We've poured over three million dollars into our first anaerobic digester project. Now it's finally starting to pay off: each day thousands of gallons of waste turn into a truckload of digested fiber and enough electricity to run a house for more than a year. This physical capital requires steady attention; yesterday I wrestled with a hose full of manure, and that won't be the last time. Financial returns will accumulate over the next few decades--the definition of slow money. But we're producing green power, reducing greenhouse gases, paying farmers, and processing waste in a very tangible way. We are able to do this because local investors--and Shorebank--were willing to commit their money for the long haul.

Tomorrow I'm leaving for the Agriculture 2.0 conference, where I will give a short presentation on Farm Power. I'm hopeful that I'll meet plenty of people who want to create new tools and concepts for capital investing that can sustain us. My advice to the slow money movement: join companies and investors who are already building sustainable agriculture--start investing and learn while funding real projects.

Wednesday, September 9, 2009

A Lecture at the Burlington Library

I've been invited to speak as part of the Skagit "Living Green" Lecture Series; it's at the Burlington library on Thursday night at 7pm, and all are welcome. Now that we are up and running, I get to make some changes to our standard presentation--shifting from future to present tense!
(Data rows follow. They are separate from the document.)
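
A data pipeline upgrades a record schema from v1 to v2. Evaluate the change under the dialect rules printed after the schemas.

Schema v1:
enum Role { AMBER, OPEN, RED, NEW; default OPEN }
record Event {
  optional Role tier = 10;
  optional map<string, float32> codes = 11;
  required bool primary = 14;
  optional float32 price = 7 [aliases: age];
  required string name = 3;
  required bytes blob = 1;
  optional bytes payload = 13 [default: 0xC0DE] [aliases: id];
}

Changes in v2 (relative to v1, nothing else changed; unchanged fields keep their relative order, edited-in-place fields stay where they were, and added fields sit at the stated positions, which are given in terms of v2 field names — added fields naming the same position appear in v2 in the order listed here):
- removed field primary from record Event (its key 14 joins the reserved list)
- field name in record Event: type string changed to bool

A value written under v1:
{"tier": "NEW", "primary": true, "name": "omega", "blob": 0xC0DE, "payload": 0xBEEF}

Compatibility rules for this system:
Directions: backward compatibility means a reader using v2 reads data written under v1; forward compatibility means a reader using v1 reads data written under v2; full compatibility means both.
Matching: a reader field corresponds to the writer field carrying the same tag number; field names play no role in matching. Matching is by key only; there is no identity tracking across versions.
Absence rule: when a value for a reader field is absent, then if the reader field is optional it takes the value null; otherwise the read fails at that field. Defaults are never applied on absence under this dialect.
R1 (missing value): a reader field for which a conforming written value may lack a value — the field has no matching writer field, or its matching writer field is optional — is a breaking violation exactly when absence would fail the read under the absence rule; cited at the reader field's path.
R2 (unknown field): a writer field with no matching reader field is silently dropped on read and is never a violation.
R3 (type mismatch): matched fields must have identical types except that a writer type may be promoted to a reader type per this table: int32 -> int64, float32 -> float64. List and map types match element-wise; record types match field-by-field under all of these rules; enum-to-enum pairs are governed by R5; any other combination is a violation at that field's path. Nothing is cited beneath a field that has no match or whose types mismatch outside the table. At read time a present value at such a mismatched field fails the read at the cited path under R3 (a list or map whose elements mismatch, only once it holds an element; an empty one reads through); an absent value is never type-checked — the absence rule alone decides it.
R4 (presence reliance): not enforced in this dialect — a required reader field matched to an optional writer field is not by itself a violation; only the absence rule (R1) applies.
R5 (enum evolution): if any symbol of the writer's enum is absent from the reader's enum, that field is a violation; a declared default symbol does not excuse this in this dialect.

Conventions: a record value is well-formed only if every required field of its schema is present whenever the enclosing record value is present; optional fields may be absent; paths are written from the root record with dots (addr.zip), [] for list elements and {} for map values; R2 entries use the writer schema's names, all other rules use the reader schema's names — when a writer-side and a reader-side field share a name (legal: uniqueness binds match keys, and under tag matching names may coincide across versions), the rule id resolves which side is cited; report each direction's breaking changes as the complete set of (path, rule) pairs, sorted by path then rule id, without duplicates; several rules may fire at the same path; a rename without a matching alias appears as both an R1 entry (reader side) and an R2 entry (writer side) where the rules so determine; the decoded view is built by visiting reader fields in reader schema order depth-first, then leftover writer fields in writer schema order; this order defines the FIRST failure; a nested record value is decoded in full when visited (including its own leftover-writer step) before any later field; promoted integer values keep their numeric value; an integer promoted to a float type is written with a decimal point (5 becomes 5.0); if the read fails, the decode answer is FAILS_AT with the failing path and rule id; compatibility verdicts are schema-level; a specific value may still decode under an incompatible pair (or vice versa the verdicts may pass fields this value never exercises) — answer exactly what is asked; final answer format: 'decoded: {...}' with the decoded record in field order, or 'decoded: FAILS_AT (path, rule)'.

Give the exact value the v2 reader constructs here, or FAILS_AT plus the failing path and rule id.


decoded: FAILS_AT (name, R3)

in Event below, arrows point writer -> reader
migrating the Event value to v2:
  tier := "NEW"
  codes := null (absent, optional -> null)
  price := null (absent, optional -> null)
  read fails at name under R3
  => FAILS_AT (name, R3)
checking off the Event differences that do not matter here:
  removed field primary from record Event (its key 14 joins the reserved list) -> changes Event's schema-level verdicts only — the decode of this value is the same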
Tuesday, September 1, 2009

Biogas to Electricity

I continue to post pictures even though digesters aren't that photogenic--all that's going on in the shot above is some numbers appearing on the displays to let us know we've just exported our first electricity to the grid. A huge milestone for Farm Power, but just not that great a visual. This took place on Friday evening; by mid-morning Saturday, the genset had been pushed up to its maximum 750kW output. Since then, output has fluctuated along with our biogas supply, but managing that for improvement is a lot more fun with the meter spinning.